One of the things that I fully intend to do as a retiree is work on my family tree.
And I am not alone. In years past, the people who came to the information desk clutching fat file folders and looking for the “genealogy department” were invariably older folks who had the time and inclination to investigate their origins. They were not above making a special trip to Ontario to carry out their investigation and our library became another destination on their family history holiday, along with local cemeteries, churches and city archives.
But they were often thwarted in their pursuit of family facts. An hour or two at the public library will usually not yield much if the mother lode is hidden in a book or on microfilm. These researchers from Kentucky, Ohio or Manitoba would often return home with only a single date or name – a tiny clue to help them unravel the mystery of their past.

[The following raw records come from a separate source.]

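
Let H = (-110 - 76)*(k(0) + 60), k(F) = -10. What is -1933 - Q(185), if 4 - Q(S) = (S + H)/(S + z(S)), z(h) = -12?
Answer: -344216/173 ≈ -1989.7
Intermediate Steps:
H = -9300 (H = (-110 - 76)*(-10 + 60) = -186*50 = -9300)
Q(S) = 4 - (-9300 + S)/(-12 + S) (Q(S) = 4 - (S - 9300)/(S - 12) = 4 - (-9300 + S)/(-12 + S))
-1933 - Q(185) = -1933 - 3*(3084 + 185)/(-12 + 185) = -1933 - 3*3269/173 = -1933 - 1*9807/173 = -1933 - 9807/173 = -344216/173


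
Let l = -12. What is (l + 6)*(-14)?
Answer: 84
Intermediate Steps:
(l + 6)*(-14) = (-12 + 6)*(-14) = -6*(-14) = 84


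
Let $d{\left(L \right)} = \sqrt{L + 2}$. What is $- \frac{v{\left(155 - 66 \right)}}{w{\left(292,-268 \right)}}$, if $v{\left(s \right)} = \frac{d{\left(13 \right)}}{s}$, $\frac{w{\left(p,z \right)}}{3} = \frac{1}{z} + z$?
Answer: $\frac{268 \sqrt{15}}{19177275} \approx 5.4124 \cdot 10^{-5}$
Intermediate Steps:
$w{\left(p,z \right)} = 3 z + \frac{3}{z}$ ($w{\left(p,z \right)} = 3 \left(\frac{1}{z} + z\right) = 3 \left(z + \frac{1}{z}\right) = 3 z + \frac{3}{z}$)
$d{\left(L \right)} = \sqrt{2 + L}$
$v{\left(s \right)} = \frac{\sqrt{15}}{s}$ ($v{\left(s \right)} = \frac{\sqrt{2 + 13}}{s} = \frac{\sqrt{15}}{s}$)
$- \frac{v{\left(155 - 66 \right)}}{w{\left(292,-268 \right)}} = - \frac{\sqrt{15} \frac{1}{155 - 66}}{3 \left(-268\right) + \frac{3}{-268}} = - \frac{\sqrt{15} \frac{1}{155 - 66}}{-804 + 3 \left(- \frac{1}{268}\right)} = - \frac{\sqrt{15} \cdot \frac{1}{89}}{-804 - \frac{3}{268}} = - \frac{\sqrt{15} \cdot \frac{1}{89}}{- \frac{215475}{268}} = - \frac{\frac{\sqrt{15}}{89} \left(-268\right)}{215475} = - \frac{\left(-268\right) \sqrt{15}}{19177275} = \frac{268 \sqrt{15}}{19177275}$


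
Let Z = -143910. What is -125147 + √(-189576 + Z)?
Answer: -125147 + 3*I*√37054 ≈ -1.2515e+5 + 577.48*I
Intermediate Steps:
-125147 + √(-189576 + Z) = -125147 + √(-189576 - 143910) = -125147 + √(-333486) = -125147 + 3*I*√37054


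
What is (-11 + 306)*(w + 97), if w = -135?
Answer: -11210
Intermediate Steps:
(-11 + 306)*(w + 97) = (-11 + 306)*(-135 + 97) = 295*(-38) = -11210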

It is so much faster and easier now to do family history with the help of web sites such as Ancestry.com. You can even try out the service without commitment and take a limited peek into your genealogy. I entered my mother’s name and birthday and was shown part of a record which may or may not be correct. How intriguing! I’d love to know more, which is just what the Ancestry folk are counting on.
I may eventually sign up and pay $30.00 for the privilege of doing family research for six weeks in the privacy of my own home. But since most libraries subscribe to Ancestry.com, I could begin my search there, using the library internet for free. It would be worth it to find out if my mum was a Sara (as we all thought) or a Sarah (which she is in the one public record that I could view online).
I can just imagine her as a Twenties girl, discarding that old-fashioned “h”....
I’m hooked already. I’m already picking apples off that family tree and I haven’t even planted it yet.